Keywords : Velopharynx
European Journal of Molecular & Clinical Medicine,
2020, Volume 7, Issue 7, Pages 1802-1808
Introduction- As we know that form follows function, the altered nasorespiratory function can lead to altered craniofacial growth. This predisposes to mouth breathing, OSA, adenoid hypertrophy which are a matter of grave importance today. Many orthodontic procedures may lead to reduced lower airway space if underlying conditions are not paid enough attention to. This forces the orthodontist to be more precise in their diagnosis and treatment planning especially planning formulated in accordance with obstructive sleep apnoea. The early diagnosis and early intervention of these conditions can prevent more severe associated problems. There are multiple evaluations of airway status undertaken by anesthetist and ENT surgeon some of which may benefit orthodontist for timely intervention. These methods include roentgenograms, CT,CT bronchography, virtual bronchoscopy, MRI, 3D printing, Ultrasonography, Nasal endoscopy, rhinomanometry. CBCT and lateral cephalogram are the most commonly used diagnostic tool for airway analysis. The reliability of lateral cephalogram in the analysis of airway has been questioned several times in the past few years which puts up a need for evaluation of the technique and its reliability.

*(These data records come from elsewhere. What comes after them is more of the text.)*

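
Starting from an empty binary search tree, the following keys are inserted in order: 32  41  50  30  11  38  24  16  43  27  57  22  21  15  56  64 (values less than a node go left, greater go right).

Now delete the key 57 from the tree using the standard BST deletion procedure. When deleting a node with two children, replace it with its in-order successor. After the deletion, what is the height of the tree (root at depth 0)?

6

32: root
41: right child of 32 (depth 1)
50: right child of 41 (depth 2)
30: left child of 32 (depth 1)
11: left child of 30 (depth 2)
38: left child of 41 (depth 2)
24: right child of 11 (depth 3)
16: left child of 24 (depth 4)
43: left child of 50 (depth 3)
27: right child of 24 (depth 4)
57: right child of 50 (depth 3)
22: right child of 16 (depth 5)
21: left child of 22 (depth 6)
15: left child of 16 (depth 5)
56: left child of 57 (depth 4)
64: right child of 57 (depth 4)

Delete 57 (two children — replace with in-order successor).
After deletion, deepest node is 21 at depth 6.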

Objective- The aim of this article is to review all those literatures that relate to upper airway analysis using Lateral cephalogram to those of CBCT scans and to evaluate the reliability of lateral cephalogram.
Conclusion- Lateral cephalogram can be used as an initial diagnostic aid for the analysis of airways. Although the three-dimensional airway is analysed using two-dimensional technique it is nonetheless an appropriate diagnostic tool for airway analysis.